Legendre's Diff Eq using Frobenius

[brew_guru]

Homework Statement

Show, by direct examination of the Frobenius series solution to Legendre's differential equation that;
$$P_n(x) = \sum_{k=0}^{N} \frac{(-1)^k(2n-k)!} {2^n k! (n-k)! (n-2k)!}x^{n-2k} ;\ N=\frac{n}{2}\ \mathrm{n\ even,}\ N=\frac{n-1}{2}\ \mathrm{n\ odd}$$

Write down the first five Legendre polynomials due to this formula. Show also that $$P_n(1)=1$$ and $$P_n(-1)=(-1)^n$$

Homework Equations

The Frobenius/Puiseux/Fuchs series solution is: $$y= \sum_{n=0}^{\infty} a_{n}x^{k+n}$$
Legendre's Diff Eq is: $$(1-x^{2})y''-2xy'+l(l+1)=0$$

The Attempt at a Solution

$$y= \sum_{n=0}^{\infty} a_{n}x^{k+n} y'= \sum_{n=0}^{\infty} (k+n)a_{n}x^{k+n-1} y''= \sum_{n=0}^{\infty} (k+n)(k+n-1)a_{n}x^{k+n-2}$$
Setting the $$x^k$$ power to zero yields:
$$a_2 = \frac{k(k+1)-l(l+1)}{(k+2)(k+1)} a_0$$
Setting the $$x^{k+1}$$ power to zero yields:
$$a_3 = \frac{(k+1)(k+2)+l(l+1)}{(k+3)(k+2)}a_1$$
I believe setting the $$x^{k-2}\ \mathrm{and}\ x^{k-1}$$ powers yield:
$$k(k-1)a_0 = 0 k(k+1)a_1 = 0$$
although this would seem to imply my first two constants are zero, which would make all higher order constants zero as well since each constant can be written in terms of an earlier constant. This is the first part I am stuck on, and the second is getting an answer in terms of $$P_n(x)$$ instead of $$y(x)$$. Thank you for any direct help or links to reading material!

 

[LCKurtz]

Homework Statement

Show, by direct examination of the Frobenius series solution to Legendre's differential equation that;
$$P_n(x) = \sum_{k=0}^{N} \frac{(-1)^k(2n-k)!} {2^n k! (n-k)! (n-2k)!}x^{n-2k} N=\frac{n}{2}\ \mathrm{n\ even} N=\frac{n-1}{2}\ \mathrm{n\ odd}$$

Write down the first five Legendre polynomials due to this formula.
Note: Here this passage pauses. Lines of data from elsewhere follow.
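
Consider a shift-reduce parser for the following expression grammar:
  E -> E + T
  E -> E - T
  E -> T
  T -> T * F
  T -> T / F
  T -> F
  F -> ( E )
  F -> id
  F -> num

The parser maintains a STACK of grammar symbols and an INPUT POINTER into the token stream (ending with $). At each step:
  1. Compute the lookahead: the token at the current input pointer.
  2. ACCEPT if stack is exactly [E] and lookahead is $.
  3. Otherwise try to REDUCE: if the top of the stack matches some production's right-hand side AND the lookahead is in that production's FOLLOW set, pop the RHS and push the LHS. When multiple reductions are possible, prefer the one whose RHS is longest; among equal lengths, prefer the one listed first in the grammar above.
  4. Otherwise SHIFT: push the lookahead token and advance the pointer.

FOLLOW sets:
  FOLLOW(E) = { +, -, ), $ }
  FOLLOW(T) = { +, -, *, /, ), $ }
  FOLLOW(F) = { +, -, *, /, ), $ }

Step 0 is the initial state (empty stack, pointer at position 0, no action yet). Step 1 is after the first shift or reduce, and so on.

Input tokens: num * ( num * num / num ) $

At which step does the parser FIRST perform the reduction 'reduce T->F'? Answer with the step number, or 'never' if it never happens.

Step 1: shift num. Stack=[num] ptr=1 lookahead=* remaining=[* ( num * num / num ) $]
Step 2: reduce F->num. Stack=[F] ptr=1 lookahead=* remaining=[* ( num * num / num ) $]
Step 3: reduce T->F. Stack=[T] ptr=1 lookahead=* remaining=[* ( num * num / num ) $]

Answer: 3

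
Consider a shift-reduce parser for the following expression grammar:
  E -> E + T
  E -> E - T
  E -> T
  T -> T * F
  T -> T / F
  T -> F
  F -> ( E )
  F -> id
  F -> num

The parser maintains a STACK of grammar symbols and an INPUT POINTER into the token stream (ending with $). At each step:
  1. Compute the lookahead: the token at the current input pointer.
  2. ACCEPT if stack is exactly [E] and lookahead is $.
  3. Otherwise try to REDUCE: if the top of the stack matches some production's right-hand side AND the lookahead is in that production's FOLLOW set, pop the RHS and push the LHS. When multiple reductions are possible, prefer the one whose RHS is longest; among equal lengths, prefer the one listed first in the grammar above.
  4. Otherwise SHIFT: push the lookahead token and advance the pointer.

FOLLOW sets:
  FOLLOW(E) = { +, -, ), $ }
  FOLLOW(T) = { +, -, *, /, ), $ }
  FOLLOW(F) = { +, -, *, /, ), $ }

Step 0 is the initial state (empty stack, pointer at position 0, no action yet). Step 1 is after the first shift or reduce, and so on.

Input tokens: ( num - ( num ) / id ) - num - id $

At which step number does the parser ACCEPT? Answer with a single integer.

Step 1: shift (. Stack=[(] ptr=1 lookahead=num remaining=[num - ( num ) / id ) - num - id $]
Step 2: shift num. Stack=[( num] ptr=2 lookahead=- remaining=[- ( num ) / id ) - num - id $]
Step 3: reduce F->num. Stack=[( F] ptr=2 lookahead=- remaining=[- ( num ) / id ) - num - id $]
Step 4: reduce T->F. Stack=[( T] ptr=2 lookahead=- remaining=[- ( num ) / id ) - num - id $]
Step 5: reduce E->T. Stack=[( E] ptr=2 lookahead=- remaining=[- ( num ) / id ) - num - id $]
Step 6: shift -. Stack=[( E -] ptr=3 lookahead=( remaining=[( num ) / id ) - num - id $]
Step 7: shift (. Stack=[( E - (] ptr=4 lookahead=num remaining=[num ) / id ) - num - id $]
Step 8: shift num. Stack=[( E - ( num] ptr=5 lookahead=) remaining=[) / id ) - num - id $]
Step 9: reduce F->num. Stack=[( E - ( F] ptr=5 lookahead=) remaining=[) / id ) - num - id $]
Step 10: reduce T->F. Stack=[( E - ( T] ptr=5 lookahead=) remaining=[) / id ) - num - id $]
Step 11: reduce E->T. Stack=[( E - ( E] ptr=5 lookahead=) remaining=[) / id ) - num - id $]
Step 12: shift ). Stack=[( E - ( E )] ptr=6 lookahead=/ remaining=[/ id ) - num - id $]
Step 13: reduce F->( E ). Stack=[( E - F] ptr=6 lookahead=/ remaining=[/ id ) - num - id $]
Step 14: reduce T->F. Stack=[( E - T] ptr=6 lookahead=/ remaining=[/ id ) - num - id $]
Step 15: shift /. Stack=[( E - T /] ptr=7 lookahead=id remaining=[id ) - num - id $]
Step 16: shift id. Stack=[( E - T / id] ptr=8 lookahead=) remaining=[) - num - id $]
Step 17: reduce F->id. Stack=[( E - T / F] ptr=8 lookahead=) remaining=[) - num - id $]
Step 18: reduce T->T / F. Stack=[( E - T] ptr=8 lookahead=) remaining=[) - num - id $]
Step 19: reduce E->E - T. Stack=[( E] ptr=8 lookahead=) remaining=[) - num - id $]
Step 20: shift ). Stack=[( E )] ptr=9 lookahead=- remaining=[- num - id $]
Step 21: reduce F->( E ). Stack=[F] ptr=9 lookahead=- remaining=[- num - id $]
Step 22: reduce T->F. Stack=[T] ptr=9 lookahead=- remaining=[- num - id $]
Step 23: reduce E->T. Stack=[E] ptr=9 lookahead=- remaining=[- num - id $]
Step 24: shift -. Stack=[E -] ptr=10 lookahead=num remaining=[num - id $]
Step 25: shift num. Stack=[E - num] ptr=11 lookahead=- remaining=[- id $]
Step 26: reduce F->num. Stack=[E - F] ptr=11 lookahead=- remaining=[- id $]
Step 27: reduce T->F. Stack=[E - T] ptr=11 lookahead=- remaining=[- id $]
Step 28: reduce E->E - T. Stack=[E] ptr=11 lookahead=- remaining=[- id $]
Step 29: shift -. Stack=[E -] ptr=12 lookahead=id remaining=[id $]
Step 30: shift id. Stack=[E - id] ptr=13 lookahead=$ remaining=[$]
Step 31: reduce F->id. Stack=[E - F] ptr=13 lookahead=$ remaining=[$]
Step 32: reduce T->F. Stack=[E - T] ptr=13 lookahead=$ remaining=[$]
Step 33: reduce E->E - T. Stack=[E] ptr=13 lookahead=$ remaining=[$]
Step 34: accept. Stack=[E] ptr=13 lookahead=$ remaining=[$]

Answer: 34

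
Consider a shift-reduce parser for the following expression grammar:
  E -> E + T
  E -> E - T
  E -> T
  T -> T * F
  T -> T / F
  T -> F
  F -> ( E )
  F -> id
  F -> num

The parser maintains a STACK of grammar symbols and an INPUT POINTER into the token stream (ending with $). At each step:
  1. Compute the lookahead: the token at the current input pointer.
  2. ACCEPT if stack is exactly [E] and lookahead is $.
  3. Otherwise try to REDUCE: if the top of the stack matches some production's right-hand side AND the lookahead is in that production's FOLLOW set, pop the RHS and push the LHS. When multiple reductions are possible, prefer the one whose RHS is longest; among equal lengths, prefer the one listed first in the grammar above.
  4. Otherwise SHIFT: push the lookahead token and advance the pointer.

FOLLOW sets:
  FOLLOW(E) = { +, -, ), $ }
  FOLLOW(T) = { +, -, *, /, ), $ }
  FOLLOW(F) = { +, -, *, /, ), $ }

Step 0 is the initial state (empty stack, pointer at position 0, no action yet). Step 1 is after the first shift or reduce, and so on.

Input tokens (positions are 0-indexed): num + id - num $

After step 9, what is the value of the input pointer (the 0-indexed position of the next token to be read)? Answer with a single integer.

Step 1: shift num. Stack=[num] ptr=1 lookahead=+ remaining=[+ id - num $]
Step 2: reduce F->num. Stack=[F] ptr=1 lookahead=+ remaining=[+ id - num $]
Step 3: reduce T->F. Stack=[T] ptr=1 lookahead=+ remaining=[+ id - num $]
Step 4: reduce E->T. Stack=[E] ptr=1 lookahead=+ remaining=[+ id - num $]
Step 5: shift +. Stack=[E +] ptr=2 lookahead=id remaining=[id - num $]
Step 6: shift id. Stack=[E + id] ptr=3 lookahead=- remaining=[- num $]
Step 7: reduce F->id. Stack=[E + F] ptr=3 lookahead=- remaining=[- num $]
Step 8: reduce T->F. Stack=[E + T] ptr=3 lookahead=- remaining=[- num $]
Step 9: reduce E->E + T. Stack=[E] ptr=3 lookahead=- remaining=[- num $]

Answer: 3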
Show also that $$P_n(1)=1$$ and $$P_n(-1)=(-1)^n$$

Homework Equations

The Frobenius/Puiseux/Fuchs series solution is: $$y= \sum_{n=0}^{\inf} a_{n}x^{k+n}$$
Legendre's Diff Eq is: $$(1-x^{2})y''-2xy'+l(l+1)=0$$

The Attempt at a Solution

$$y= \sum_{n=0}^{\inf} a_{n}x^{k+n} y'= \sum_{n=0}^{\inf} (k+n)a_{n}x^{k+n-1} y''= \sum_{n=0}^{\inf} (k+n)(k+n-1)a_{n}x^{k+n-2}$$
Setting the $$x^k$$ power to zero yields:
$$a_2 = \frac{k(k+1)-l(l+1)}{(k+2)(k+1)} a_0$$
Setting the $$x^{k+1}$$ power to zero yields:
$$a_3 = \frac{(k+1)(k+2)+l(l+1)}{(k+3)(k+2)}a_1$$
I believe setting the $$x^{k-2}\ \mathrm{and}\ x^{k-1}$$ powers yield:
$$k(k-1)a_0 = 0 k(k+1)a_1 = 0$$
although this would seem to imply my first two constants are zero, which would make all higher order constants zero as well since each constant can be written in terms of an earlier constant. This is the first part I am stuck on, and the second is getting an answer in terms of $$P_n(x)$$ instead of $$y(x)$$. Thank you for any direct help or links to reading material!

Use the forward slash to close tex tags. You should also preview your posts to confirm they are displaying correctly. I fixed your tags so your post is readable. I don't have time right now to look at it but at least now someone might read it.

 

[vela]

Since you're expanding about x₀=0, which isn't a singular point of the differential equation, you can expand the solution as a plain old Taylor series:
$$y = \sum_{n=0}^\infty a_n x^n$$You don't need to mess with the k+n nonsense. When you do this, you get the same recursion relation as before.

Note if you set k=0 in your work above, the conditions
\begin{align*}
k(k-1)a_0 &= 0 \\
k(k+1)a_1 &= 0
\end{align*} are satisfied automatically. There are no restrictions on a₀ and a₁.